Walk along Straight Lonen (the road that runs along the back of coach/disabled car park on Green Lane). You’ll pass Saint Coombs farmhouse, at which point the road becomes a path. Follow it until you reach the gate to the dunes. Once past the gate walk a few metres into the dunes and, diagonally to your right, you’ll see a post with its top painted white. Head towards it From there follow the marking posts until you reach the beach, noting that you should be aiming a little bit to the right (or you’ll end up in the next beach along which is Coves Haven). Google maps is your friend and should help.
Sandham Bay is divided into two parts by a line of rocks that juts into the sea. Personally, I think the northern one is better (the one further from the pyramid).
- This is a lovely beach which is mostly sandy. I like it because as long as I don’t stray too far from the shore, I’ve never encountered a current or too much drag.
- You can swim here regardless of tides. Even in the lowest tide, it is still swimmable.

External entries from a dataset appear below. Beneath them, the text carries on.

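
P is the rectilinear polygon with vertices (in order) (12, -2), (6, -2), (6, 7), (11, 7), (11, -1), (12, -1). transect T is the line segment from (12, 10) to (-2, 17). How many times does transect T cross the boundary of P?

0

The segment lies entirely outside P and never meets its boundary.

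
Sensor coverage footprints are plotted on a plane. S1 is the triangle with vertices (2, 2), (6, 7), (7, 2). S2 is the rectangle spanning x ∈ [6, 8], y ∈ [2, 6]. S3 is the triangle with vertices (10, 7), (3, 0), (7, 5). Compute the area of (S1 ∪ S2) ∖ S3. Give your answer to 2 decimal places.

15.67

|S1 ∪ S2| = 18.1.
|(S1 ∪ S2) ∩ S3| = 2.4333.
|(S1 ∪ S2) ∖ S3| = 18.1 − 2.4333 = 15.67.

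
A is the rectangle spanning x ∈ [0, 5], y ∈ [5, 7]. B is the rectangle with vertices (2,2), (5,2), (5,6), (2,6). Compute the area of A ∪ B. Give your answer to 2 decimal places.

By inclusion–exclusion:
Individual areas: |A| = 10, |B| = 12.
|A∩B|: x∈[2,5], y∈[5,6] → 3·1 = 3.
|A ∪ B| = 22 − 3 = 19.00.

19.00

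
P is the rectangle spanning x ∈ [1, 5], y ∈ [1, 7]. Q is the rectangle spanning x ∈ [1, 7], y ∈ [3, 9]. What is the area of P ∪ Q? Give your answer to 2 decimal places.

44.00

By inclusion–exclusion:
Individual areas: |P| = 24, |Q| = 36.
|P∩Q|: x∈[1,5], y∈[3,7] → 4·4 = 16.
|P ∪ Q| = 60 − 16 = 44.00.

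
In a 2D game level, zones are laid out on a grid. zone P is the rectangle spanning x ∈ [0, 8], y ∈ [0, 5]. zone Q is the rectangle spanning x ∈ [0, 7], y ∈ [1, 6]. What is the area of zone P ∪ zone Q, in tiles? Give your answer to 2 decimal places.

47.00

By inclusion–exclusion:
Individual areas: |zone P| = 40, |zone Q| = 35.
|zone P∩zone Q|: x∈[0,7], y∈[1,5] → 7·4 = 28.
|zone P ∪ zone Q| = 75 − 28 = 47.00.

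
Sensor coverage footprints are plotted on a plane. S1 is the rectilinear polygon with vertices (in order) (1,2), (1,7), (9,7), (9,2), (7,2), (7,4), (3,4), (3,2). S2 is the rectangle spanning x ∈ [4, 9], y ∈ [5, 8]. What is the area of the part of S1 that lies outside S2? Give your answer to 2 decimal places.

|S1| = 32, |S1∩S2| = 10.
|S1 ∖ S2| = |S1| − |S1∩S2| = 32 − 10 = 22.00.

22.00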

- As already noted, there’s a line of rocks that divides this beach in two. In higher tides, you may not see them, so I’d recommend you stick to one side or the other, but don’t try to swim between them, as you might end up on the rocks.

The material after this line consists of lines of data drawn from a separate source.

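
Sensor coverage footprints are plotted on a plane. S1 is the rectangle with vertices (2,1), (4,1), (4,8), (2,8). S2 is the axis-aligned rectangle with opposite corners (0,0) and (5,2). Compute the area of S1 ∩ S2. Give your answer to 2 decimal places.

|S1∩S2|: x∈[2,4], y∈[1,2] → 2·1 = 2.

2.00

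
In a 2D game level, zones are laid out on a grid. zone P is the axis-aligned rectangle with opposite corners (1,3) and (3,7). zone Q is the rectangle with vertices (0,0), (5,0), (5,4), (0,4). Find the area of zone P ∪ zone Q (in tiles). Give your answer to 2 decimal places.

26.00

By inclusion–exclusion:
Individual areas: |zone P| = 8, |zone Q| = 20.
|zone P∩zone Q|: x∈[1,3], y∈[3,4] → 2·1 = 2.
|zone P ∪ zone Q| = 28 − 2 = 26.00.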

- For safety, it’s best to stay in your depth. If you swim out, or outside the bay the rules of the open sea apply, and you may encounter currents and rip tides.
- As it’s a longer walk to get back, dont forget to bring warm clothes for the return journey. Winds are a common feature of Holy Island, and you might get colder than you think.

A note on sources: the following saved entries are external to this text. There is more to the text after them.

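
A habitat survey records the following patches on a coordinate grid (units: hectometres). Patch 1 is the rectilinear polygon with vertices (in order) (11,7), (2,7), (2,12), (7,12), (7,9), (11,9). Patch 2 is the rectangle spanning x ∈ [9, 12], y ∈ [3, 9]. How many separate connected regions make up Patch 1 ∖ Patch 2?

1

Patch 1 ∖ Patch 2 is a single connected region.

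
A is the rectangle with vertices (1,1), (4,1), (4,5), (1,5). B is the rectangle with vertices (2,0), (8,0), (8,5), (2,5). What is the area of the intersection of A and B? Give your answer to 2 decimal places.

|A∩B|: x∈[2,4], y∈[1,5] → 2·4 = 8.

8.00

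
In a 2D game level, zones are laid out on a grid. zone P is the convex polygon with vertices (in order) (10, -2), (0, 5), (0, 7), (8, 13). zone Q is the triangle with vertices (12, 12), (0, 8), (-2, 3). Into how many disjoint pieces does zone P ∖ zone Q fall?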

Water temperatures and your “wild” swim
If you haven’t had the experience of swimming in the North Sea here, it could be a bracing experience (and that’s part of the fun). Personally, it takes me about three minutes of ‘Argh, argh, argh!’ to acclimatise once I’ve gone in fully. In summer I don’t bother with a wet suit, but in early season and winter I wouldn’t dare go without it. We each have a different cold threshold, and if you’ve never felt the freezing, breathless delight of the chill on your feet and the nape of your neck, it might be good to limit your exposure time initially, until you understand how your body reacts. I’ve also read on wild swimming forums that cold endurance is something you build up over time.
The water is at its warmest in July and August: between 11C (52F) on a cold year and 17C (62F) on a warm year.
Between September and March the water temperature gradually decreases reaching the coldest point, ~5C (46F) in March and then it starts to rise again.
You can see graphs and details of water temperatures here, though bear in mind that different websites offer different calculations.
In conclusion: swimming in the sea on Holy Island can be great fun, just read the safety advice, have warm clothes for after and maybe a flask of tea. Enjoy your swim!